Por Agustín Laje.-

“En la familia, el hombre es el burgués y la mujer el proletariado”, escribía en 1884 Friedrich Engels (El origen del Estado, la familia y la propiedad privada). Así empezaba el fin del lazo que unió al liberalismo con el feminismo, en los propios inicios de este último, y daba comienzo al unísono a una nueva ola feminista: el feminismo socialista.

Pero la teoría social del marxismo clásico era clara al respecto: la verdadera revolución es la que ocurre al nivel de la estructura social, es decir, al nivel de las relaciones de producción.
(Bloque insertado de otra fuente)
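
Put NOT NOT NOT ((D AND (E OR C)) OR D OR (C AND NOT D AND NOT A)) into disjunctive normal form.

NOT NOT NOT ((D AND (E OR C)) OR D OR (C AND NOT D AND NOT A))
≡ NOT ((D AND (E OR C)) OR D OR (C AND NOT D AND NOT A))   [double negation]
≡ NOT (D AND (E OR C)) AND NOT D AND NOT (C AND NOT D AND NOT A)   [De Morgan]
≡ (NOT D OR NOT (E OR C)) AND NOT D AND NOT (C AND NOT D AND NOT A)   [De Morgan]
≡ (NOT D OR (NOT E AND NOT C)) AND NOT D AND NOT (C AND NOT D AND NOT A)   [De Morgan]
≡ (NOT D OR (NOT E AND NOT C)) AND NOT D AND (NOT C OR NOT NOT D OR NOT NOT A)   [De Morgan]
≡ (NOT D OR (NOT E AND NOT C)) AND NOT D AND (NOT C OR D OR NOT NOT A)   [double negation]
≡ (NOT D OR (NOT E AND NOT C)) AND NOT D AND (NOT C OR D OR A)   [double negation]
≡ (NOT D AND NOT D AND NOT C) OR (NOT D AND NOT D AND D) OR (NOT D AND NOT D AND A) OR (NOT E AND NOT C AND NOT D AND NOT C) OR (NOT E AND NOT C AND NOT D AND D) OR (NOT E AND NOT C AND NOT D AND A)   [distribute AND over OR]
≡ (NOT D AND NOT C) OR (NOT D AND A)   [simplify]

(NOT D AND NOT C) OR (NOT D AND A)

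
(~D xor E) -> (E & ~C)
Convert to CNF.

(D | E) & (~E | ~D | ~C)

(~D xor E) -> (E & ~C)
= ~(~D xor E) | (E & ~C)   (eliminate ->)
= ~((~D | E) & ~(~D & E)) | (E & ~C)   (expand xor)
= ~(~D | E) | ~~(~D & E) | (E & ~C)   (De Morgan)
= (~~D & ~E) | ~~(~D & E) | (E & ~C)   (De Morgan)
= (D & ~E) | ~~(~D & E) | (E & ~C)   (double negation)
= (D & ~E) | (~D & E) | (E & ~C)   (double negation)
= (D | ~D | E) & (D | ~D | ~C) & (D | E | E) & (D | E | ~C) & (~E | ~D | E) & (~E | ~D | ~C) & (~E | E | E) & (~E | E | ~C)   (distribute | over &)
= (D | E) & (~E | ~D | ~C)   (simplify)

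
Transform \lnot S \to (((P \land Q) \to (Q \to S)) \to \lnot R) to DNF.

\lnot S \to (((P \land Q) \to (Q \to S)) \to \lnot R)
⇔ \lnot \lnot S \lor (((P \land Q) \to (Q \to S)) \to \lnot R)   [eliminate \to]
⇔ \lnot \lnot S \lor \lnot ((P \land Q) \to (Q \to S)) \lor \lnot R   [eliminate \to]
⇔ \lnot \lnot S \lor \lnot (\lnot (P \land Q) \lor (Q \to S)) \lor \lnot R   [eliminate \to]
⇔ \lnot \lnot S \lor \lnot (\lnot (P \land Q) \lor \lnot Q \lor S) \lor \lnot R   [eliminate \to]
⇔ S \lor \lnot (\lnot (P \land Q) \lor \lnot Q \lor S) \lor \lnot R   [double negation]
⇔ S \lor (\lnot \lnot (P \land Q) \land \lnot \lnot Q \land \lnot S) \lor \lnot R   [De Morgan]
⇔ S \lor (P \land Q \land \lnot \lnot Q \land \lnot S) \lor \lnot R   [double negation]
⇔ S \lor (P \land Q \land Q \land \lnot S) \lor \lnot R   [double negation]
⇔ S \lor (P \land Q \land \lnot S) \lor \lnot R   [simplify]

S \lor (P \land Q \land \lnot S) \lor \lnot R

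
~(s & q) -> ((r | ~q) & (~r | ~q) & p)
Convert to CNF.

(s | r | ~q) & (s | ~r | ~q) & (s | p) & (q | p)

~(s & q) -> ((r | ~q) & (~r | ~q) & p)
≡ ~~(s & q) | ((r | ~q) & (~r | ~q) & p)   [eliminate ->]
≡ (s & q) | ((r | ~q) & (~r | ~q) & p)   [double negation]
≡ (s | r | ~q) & (s | ~r | ~q) & (s | p) & (q | r | ~q) & (q | ~r | ~q) & (q | p)   [distribute | over &]
≡ (s | r | ~q) & (s | ~r | ~q) & (s | p) & (q | p)   [simplify]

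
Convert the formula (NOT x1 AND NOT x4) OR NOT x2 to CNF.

(NOT x1 OR NOT x2) AND (NOT x4 OR NOT x2)

(NOT x1 AND NOT x4) OR NOT x2
⇔ (NOT x1 OR NOT x2) AND (NOT x4 OR NOT x2)   — distribute OR over AND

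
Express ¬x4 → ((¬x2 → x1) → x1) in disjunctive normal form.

¬x4 → ((¬x2 → x1) → x1)
= ¬¬x4 ∨ ((¬x2 → x1) → x1)
= ¬¬x4 ∨ ¬(¬x2 → x1) ∨ x1
= ¬¬x4 ∨ ¬(¬¬x2 ∨ x1) ∨ x1
= x4 ∨ ¬(¬¬x2 ∨ x1) ∨ x1
= x4 ∨ (¬¬¬x2 ∧ ¬x1) ∨ x1
= x4 ∨ (¬x2 ∧ ¬x1) ∨ x1

x4 ∨ (¬x2 ∧ ¬x1) ∨ x1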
La lucha de clases era lo que verdaderamente importaba; la “lucha de sexos” referida por Engels era, en todo caso, un intento por poner a la mujer del lado del proletariado.

La revolución comunista hizo pie en Rusia, y al poco tiempo quedó en evidencia que la “liberación femenina” no ocurriría como efecto automático de la “liberación obrera”. Más bien, sucedió todo lo contrario. Pero lejos de producirse una tendencia antiizquierdista en el seno del feminismo, se mantuvieron los lineamientos fundamentales de Engels (oposición al capitalismo liberal) aunque invirtiendo la lógica: la revolución feminista será la que libere a las clases y no al revés, como anotó en los ´70 la feminista radical Shulamith Firestone.

Es en la segunda mitad del siglo XX donde nace, pues, lo que llamamos “ideología de género”: una concepción anticientífica de nuestra sexualidad, que la concibe como realidad carente de toda naturaleza, mera construcción política de la cultura. “El sexo siempre fue género”, escribe Judith Butler en El género en disputa. Si la revolución izquierdista deja de ser estructural para ser superestructural (al estilo Gramsci), entonces hay que politizar incluso aquellos rincones más privados e íntimos de la vida: la familia y la sexualidad.

“Lo personal es político”, ya decía la feminista lesbiana Kate Millet. “No se puede argumentar que instancias como la familia, la educación o el acceso al empleo formen parte de la esfera privada de los sujetos, porque son fuentes de socialización. Y las instancias socializadoras, al ser públicas, son susceptibles de regulación jurídica y por lo tanto políticas”, complementó Alicia Miyares más acá en el tiempo. Razonamiento engañoso: el feminismo radical considera que lo público es necesariamente político y estatal, y que todo lo social es público y, por añadidura, estatal y político. Es decir, como en la base de todo totalitarismo, procura borrar los límites que separan las esferas privadas y públicas no-estatales, de las esferas políticas estatales.

Bajo el precepto ideológico de estar viviendo en un “sistema patriarcal”, la ideología de género traslada entonces la desgastada lucha de clases al terreno de la lucha de sexos: guerra de hombres contra mujeres. Y bajo la idea del “hetero-capitalismo”, nos abre las puertas a otro tipo de conflicto: heterosexuales contra homosexuales. Misma lógica dialéctica; distintos sujetos revolucionarios.

La destrucción de la familia, como núcleo social separado del Estado, es un viejo objetivo para una nueva ideología: Marx y Lenin ya anunciaban, en su momento, la necesidad de abolir esta institución social, precisamente por ser un freno natural a todo totalitarismo. Uno de los más importantes ideólogos del género, Wilhelm Reich, ya decía que esta nueva corriente debía servir para destruir “el capitalismo, la disciplina, la moral de la Iglesia, el trabajo alienante y la familia”.

Con ropaje simpático, la ideología de género se impone cada día más a nivel cultural e incluso estatal, como una novedad estratégica, una máscara aggionarda a los nuevos tiempos, para algo que, en rigor de verdad, algunos siglos de vida tiene ya: el totalitarismo de izquierda.